ISCAR Ltd.
- Type: Subsidiary
- Industry: Industrial manufacturing
- Founded: 1952; 74 years ago
- Founders: Stef Wertheimer Eitan Wertheimer
- Headquarters: Migdal Tefen, Israel
- Area served: Worldwide
- Key people: Jacob Harpaz (Chairman of the Board) Ilan Geri (CEO)
- Owner: IMC Group
- Number of employees: 7000
- Website: http://www.iscar.com/

= ISCAR Metalworking =

Israeli manufacturing company

ISCAR Ltd. is an Israeli manufacturer of metal cutting tools and a subsidiary of the IMC Group (International Metalworking Companies).

== Operations ==
ISCAR Ltd. is headquartered in Migdal Tefen, Israel, and operates internationally. The company is led by CEO Ilan Geri and IMC Group Chairman Jacob Harpaz.

The company supplies metal cutting tools to industries including aerospace, automotive, energy, medical, and general engineering. The company also develops tool geometries, clamping systems, and digital technologies for industrial manufacturing applications.

A major milestone occurred in 2006 when Berkshire Hathaway, led by Warren Buffett, becoming one of its largest non-insurance companies.

==History==
ISCAR was founded in 1952 by metalworker Stef Wertheimer in Nahariya, Israel. The company began as a family business and developed into a tool manufacturer.

During the 1970s and 1980s, ISCAR expanded its catalog of indexable tooling, including inserts and tools for turning, milling, and grooving, along with additional carbide grades and coatings.

In 1982, the company relocated its operations to Migdal Tefen (Tefen industrial zone) in the Upper Galilee. During the 1980s, under the leadership of Stef’s son, Eitan Wertheimer, ISCAR expanded operations into Europe, Asia, and the Americas.

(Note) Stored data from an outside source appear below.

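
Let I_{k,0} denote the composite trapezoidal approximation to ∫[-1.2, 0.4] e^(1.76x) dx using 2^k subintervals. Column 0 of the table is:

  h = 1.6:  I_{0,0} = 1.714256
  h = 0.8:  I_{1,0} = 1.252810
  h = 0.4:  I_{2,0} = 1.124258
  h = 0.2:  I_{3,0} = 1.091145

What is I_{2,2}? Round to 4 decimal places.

I_{1,1} = (4·1.252810 − 1.714256) / 3 = 1.098995
I_{2,1} = (4·1.124258 − 1.252810) / 3 = 1.081407
I_{2,2} = 1.081407 + (1.081407 − 1.098995)/15 = 1.080234

1.0802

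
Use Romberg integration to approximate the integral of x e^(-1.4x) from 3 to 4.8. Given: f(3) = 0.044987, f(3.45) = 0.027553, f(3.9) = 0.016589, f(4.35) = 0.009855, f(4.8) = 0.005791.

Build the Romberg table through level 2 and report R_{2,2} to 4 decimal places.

0.0350

R_{0,0} (trapezoid, 1 panel, h=1.8000): 0.045700
R_{1,0} (trapezoid, 2 panels, h=0.9000): 0.037780
R_{2,0} (trapezoid, 4 panels, h=0.4500): 0.035724
R_{1,1} = 0.037780 + (0.037780 − 0.045700)/3 = 0.035140
R_{2,1} = 0.035724 + (0.035724 − 0.037780)/3 = 0.035039
R_{2,2} = 0.035039 + (0.035039 − 0.035140)/15 = 0.035032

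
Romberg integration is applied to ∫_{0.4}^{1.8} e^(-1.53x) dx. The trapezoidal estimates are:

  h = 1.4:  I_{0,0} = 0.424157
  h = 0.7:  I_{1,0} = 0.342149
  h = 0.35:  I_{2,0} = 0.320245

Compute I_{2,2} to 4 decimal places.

0.3128

I_{1,1} = (4·0.342149 − 0.424157) / 3 = 0.314813
I_{2,1} = (4·0.320245 − 0.342149) / 3 = 0.312944
I_{2,2} = 0.312944 + (0.312944 − 0.314813)/15 = 0.312819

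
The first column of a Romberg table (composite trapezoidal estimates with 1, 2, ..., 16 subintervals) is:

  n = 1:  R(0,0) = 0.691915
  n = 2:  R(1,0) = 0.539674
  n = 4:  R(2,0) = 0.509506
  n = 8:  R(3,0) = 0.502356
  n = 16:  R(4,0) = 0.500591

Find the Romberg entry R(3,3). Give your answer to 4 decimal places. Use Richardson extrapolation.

0.5000

R(1,1) = (4·0.539674 − 0.691915) / 3 = 0.488927
R(2,1) = 0.509506 + (0.509506 − 0.539674)/3 = 0.499450
R(3,1) = 0.502356 + (0.502356 − 0.509506)/3 = 0.499973
R(2,2) = 0.499450 + (0.499450 − 0.488927)/15 = 0.500152
R(3,2) = 0.499973 + (0.499973 − 0.499450)/15 = 0.500008
R(3,3) = (64·0.500008 − 0.500152) / 63 = 0.500006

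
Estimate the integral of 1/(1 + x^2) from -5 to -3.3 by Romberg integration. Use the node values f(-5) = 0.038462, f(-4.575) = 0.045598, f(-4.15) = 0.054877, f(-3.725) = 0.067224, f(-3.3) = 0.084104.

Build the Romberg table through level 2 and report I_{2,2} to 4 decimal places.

0.0968

I_{0,0} (trapezoid, 1 panel, h=1.7000): 0.104181
I_{1,0} (trapezoid, 2 panels, h=0.8500): 0.098736
I_{2,0} (trapezoid, 4 panels, h=0.4250): 0.097317
I_{1,1} = 0.098736 + (0.098736 − 0.104181)/3 = 0.096921
I_{2,1} = 0.097317 + (0.097317 − 0.098736)/3 = 0.096844
I_{2,2} = 0.096844 + (0.096844 − 0.096921)/15 = 0.096839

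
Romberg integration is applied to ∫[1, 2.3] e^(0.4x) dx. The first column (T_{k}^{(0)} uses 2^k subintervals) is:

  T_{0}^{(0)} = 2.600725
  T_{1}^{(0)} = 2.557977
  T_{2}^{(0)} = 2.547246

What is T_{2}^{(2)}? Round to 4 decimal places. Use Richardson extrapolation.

T_{1}^{(1)} = (4·2.557977 − 2.600725) / 3 = 2.543728
T_{2}^{(1)} = (4·2.547246 − 2.557977) / 3 = 2.543669
T_{2}^{(2)} = (16·2.543669 − 2.543728) / 15 = 2.543665
(Column j=1 coincides with Simpson's rule on the same nodes.)

2.5437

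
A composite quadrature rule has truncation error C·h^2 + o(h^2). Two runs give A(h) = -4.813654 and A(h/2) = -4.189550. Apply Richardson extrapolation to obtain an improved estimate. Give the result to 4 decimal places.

Extrapolated value = (4·A(h/2) − A(h)) / (4 − 1)
= (4·(-4.189550) − (-4.813654)) / 3
= -11.944546 / 3 = -3.981515

-3.9815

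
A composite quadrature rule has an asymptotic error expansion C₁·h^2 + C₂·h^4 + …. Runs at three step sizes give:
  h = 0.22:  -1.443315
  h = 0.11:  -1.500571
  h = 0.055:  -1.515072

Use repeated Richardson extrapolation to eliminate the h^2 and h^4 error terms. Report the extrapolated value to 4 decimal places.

First eliminate the h^2 term (factor 2^2 = 4):
  B₁ = (4·(-1.500571) − (-1.443315))/3 = -1.519656
  B₂ = (4·(-1.515072) − (-1.500571))/3 = -1.519906
Then eliminate the h^4 term (factor 2^4 = 16):
  (16·(-1.519906) − (-1.519656))/15 = -1.519923

-1.5199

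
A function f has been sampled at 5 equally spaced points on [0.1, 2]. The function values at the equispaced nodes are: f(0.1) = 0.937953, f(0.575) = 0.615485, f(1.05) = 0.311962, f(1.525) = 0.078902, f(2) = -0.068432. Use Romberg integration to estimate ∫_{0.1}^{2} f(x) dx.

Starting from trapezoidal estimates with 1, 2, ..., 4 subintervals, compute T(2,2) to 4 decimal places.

0.6766

T(0,0) (trapezoid, 1 panel, h=1.9000): 0.826045
T(1,0) (trapezoid, 2 panels, h=0.9500): 0.709386
T(2,0) (trapezoid, 4 panels, h=0.4750): 0.684527
T(1,1) = 0.709386 + (0.709386 − 0.826045)/3 = 0.670500
T(2,1) = 0.684527 + (0.684527 − 0.709386)/3 = 0.676241
T(2,2) = 0.676241 + (0.676241 − 0.670500)/15 = 0.676624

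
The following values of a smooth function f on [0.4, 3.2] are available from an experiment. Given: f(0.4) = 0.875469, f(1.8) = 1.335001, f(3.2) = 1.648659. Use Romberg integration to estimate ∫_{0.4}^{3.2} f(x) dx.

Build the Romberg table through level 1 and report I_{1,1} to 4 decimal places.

3.6699

I_{0,0} (trapezoid, 1 panel, h=2.8000): 3.533779
I_{1,0} (trapezoid, 2 panels, h=1.4000): 3.635891
I_{1,1} = 3.635891 + (3.635891 − 3.533779)/3 = 3.669928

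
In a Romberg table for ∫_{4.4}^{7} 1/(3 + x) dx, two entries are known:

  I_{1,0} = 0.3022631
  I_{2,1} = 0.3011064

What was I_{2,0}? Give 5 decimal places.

0.30140

From I_{2,1} = (4·I_{2,0} − I_{1,0})/3, solve for I_{2,0}:
4·I_{2,0} = 3·0.3011064 + 0.3022631 = 1.2055823
I_{2,0} = 0.3013956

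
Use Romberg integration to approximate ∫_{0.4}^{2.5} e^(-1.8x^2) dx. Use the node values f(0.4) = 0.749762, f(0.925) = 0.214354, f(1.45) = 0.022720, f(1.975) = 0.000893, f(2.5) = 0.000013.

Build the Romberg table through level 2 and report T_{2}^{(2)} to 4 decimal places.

T_{0}^{(0)} (trapezoid, 1 panel, h=2.1000): 0.787264
T_{1}^{(0)} (trapezoid, 2 panels, h=1.0500): 0.417488
T_{2}^{(0)} (trapezoid, 4 panels, h=0.5250): 0.321749
T_{1}^{(1)} = 0.417488 + (0.417488 − 0.787264)/3 = 0.294229
T_{2}^{(1)} = 0.321749 + (0.321749 − 0.417488)/3 = 0.289836
T_{2}^{(2)} = 0.289836 + (0.289836 − 0.294229)/15 = 0.289543

0.2895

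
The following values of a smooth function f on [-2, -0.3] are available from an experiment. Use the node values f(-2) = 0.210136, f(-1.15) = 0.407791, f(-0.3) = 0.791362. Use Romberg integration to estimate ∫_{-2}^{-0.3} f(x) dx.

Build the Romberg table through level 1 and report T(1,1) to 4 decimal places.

0.7459

T(0,0) (trapezoid, 1 panel, h=1.7000): 0.851273
T(1,0) (trapezoid, 2 panels, h=0.8500): 0.772259
T(1,1) = 0.772259 + (0.772259 − 0.851273)/3 = 0.745921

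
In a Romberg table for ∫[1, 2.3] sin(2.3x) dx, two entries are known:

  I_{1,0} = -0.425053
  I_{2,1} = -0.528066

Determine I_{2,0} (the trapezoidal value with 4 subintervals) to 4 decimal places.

From I_{2,1} = (4·I_{2,0} − I_{1,0})/3, solve for I_{2,0}:
4·I_{2,0} = 3·(-0.528066) + (-0.425053) = -2.009251
I_{2,0} = -0.502313

-0.5023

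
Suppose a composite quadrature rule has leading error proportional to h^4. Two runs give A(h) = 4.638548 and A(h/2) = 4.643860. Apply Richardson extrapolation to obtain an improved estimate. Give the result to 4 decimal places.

Extrapolated value = (16·A(h/2) − A(h)) / (16 − 1)
= (16·4.643860 − 4.638548) / 15
= 69.663212 / 15 = 4.644214

4.6442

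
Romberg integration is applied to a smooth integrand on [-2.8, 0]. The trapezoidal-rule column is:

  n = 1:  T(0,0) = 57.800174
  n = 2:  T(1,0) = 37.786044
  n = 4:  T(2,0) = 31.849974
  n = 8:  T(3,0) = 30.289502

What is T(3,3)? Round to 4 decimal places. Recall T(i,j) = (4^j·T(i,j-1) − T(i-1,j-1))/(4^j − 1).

29.7621

T(1,1) = (4·37.786044 − 57.800174) / 3 = 31.114667
T(2,1) = (4·31.849974 − 37.786044) / 3 = 29.871284
T(3,1) = 30.289502 + (30.289502 − 31.849974)/3 = 29.769345
T(2,2) = 29.871284 + (29.871284 − 31.114667)/15 = 29.788392
T(3,2) = 29.769345 + (29.769345 − 29.871284)/15 = 29.762549
T(3,3) = (64·29.762549 − 29.788392) / 63 = 29.762139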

In the 1990s, ISCAR expanded its international operations and developed modular tooling systems for machining applications. Its products have been adopted by manufacturers in sectors including automotive and aerospace.

In 2006, Berkshire Hathaway acquired an 80% stake in ISCAR (through the International Metalworking Companies (IMC) group).
Berkshire Hathaway acquired the remaining shares in 2013, making ISCAR fully owned by Berkshire Hathaway.

2010s–present, ISCAR manufactures metal-cutting tools for machining operations including turning, milling, holemaking, threading, and parting and grooving.

ISCAR is part of the International Metalworking Companies (IMC) Group—a network of over 150 subsidiaries in more than 60 countries.